RSA vs diffie-hellman + polyalphabetic cipher

Question

My basic question is: How does RSA compare to using Diffie-Hellman + <some symmetric key crypto, e.g. a polyalphabetic cipher>

Let's assume that factoring large numbers and computing discrete logs both approximately equally difficult, so diffie hellman is about as secure as RSA. What are the pros and cons of using RSA vs diffie-hellman + symmetric key crypto?

For the latter, for example one might consider using diffie-hellman to agree on a large key (corresponding to say $k$ permutations of the characters in the alphabet, where encryption is done by applying the $(i\text{ mod }k)$th permutation to the $i$th character), and using that to send a message of length $nk$, where $n$ is some small number, so that frequency analysis is not effective ($n = 1$ would give you a "one-time-pad").

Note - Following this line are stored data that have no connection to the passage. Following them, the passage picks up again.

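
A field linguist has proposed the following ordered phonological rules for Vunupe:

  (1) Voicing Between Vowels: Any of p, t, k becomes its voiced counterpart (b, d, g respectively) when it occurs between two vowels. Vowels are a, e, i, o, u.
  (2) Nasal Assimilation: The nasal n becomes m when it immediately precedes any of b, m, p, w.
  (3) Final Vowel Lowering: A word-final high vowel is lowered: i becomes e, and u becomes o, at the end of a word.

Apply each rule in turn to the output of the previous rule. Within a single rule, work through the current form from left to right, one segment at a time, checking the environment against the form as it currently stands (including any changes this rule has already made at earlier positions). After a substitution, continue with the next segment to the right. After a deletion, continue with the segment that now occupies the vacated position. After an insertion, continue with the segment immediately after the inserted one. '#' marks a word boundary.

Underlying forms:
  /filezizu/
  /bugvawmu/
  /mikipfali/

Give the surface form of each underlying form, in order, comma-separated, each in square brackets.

/filezizu/:
  (1) Voicing Between Vowels: no change — [filezizu]
  (2) Nasal Assimilation: no change — [filezizu]
  (3) Final Vowel Lowering: [filezizu] → [filezizo]
/bugvawmu/:
  (1) Voicing Between Vowels: no change — [bugvawmu]
  (2) Nasal Assimilation: no change — [bugvawmu]
  (3) Final Vowel Lowering: [bugvawmu] → [bugvawmo]
/mikipfali/:
  (1) Voicing Between Vowels: [mikipfali] → [migipfali]
  (2) Nasal Assimilation: no change — [migipfali]
  (3) Final Vowel Lowering: [migipfali] → [migipfale]

[filezizo], [bugvawmo], [migipfale]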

(This is a possibly naive question (My background is in algebraic geometry))

Answer 1

RSA allows for signatures. Signatures are a system whereby someone with a private key can "sign" a message, and anyone with the corresponding public key can verify that that private key was used to sign the message.

(Elliptic-Curve) Diffie-Hellman (aka ECDH or DH) allows for exchanging a shared secret value, which is then passed through a Key Derivation Function (KDF) to create a shared symmetric key for use with a symmetric cipher like AES-GCM or ChaCha20-Poly1305. Preferably an Authenticated Encryption with Associated Data (AEAD) cipher instead of just any old symmetric cipher, and certainly not a thoroughly broken classical cipher like a polyalphabetic substitution cipher.

It's possible but inadvisable to use RSA to encrypt short messages directly. The maximum message length is very short: for RSA-2048 with OAEP (a "padding" scheme required for security) at most 190 bytes can be safely encrypted. This process is FAR slower than using ECDH and an AEAD. Also, it's wildly unsafe to re-use RSA keys for more than one purpose. Doing so improperly can leak the message plaintext. So no major protocol uses this.

RSA key generation is MUCH slower than ECDH key generation. RSA key generation consists of randomly generating large numbers and testing if they're prime. ECDH key generation consists of generating a random point on some elliptic curve, which can be as simple as generating a single 32-byte random value and performing some fast bitwise operations.

That speed of (EC)DH key generation enables an important security property: forward secrecy. By generating a new key pair for every new "session" (exchange of messages) the compromise of a past session's keys doesn't compromise future keys. RSA key generation is too slow on many systems (especially embedded systems) for this to be practical.

There's also RSA-KEM, a mode whereby RSA is used to exchange a secret value which is then passed through a Key Derivation Function. This operates a bit like (EC)DH, but it's slower. There's not much reason to use this.

Lastly, there are some more obscure but potentially useful things like Cryptographic Accumulators which are easier to implement using RSA-like operations than (EC)DH-like operations.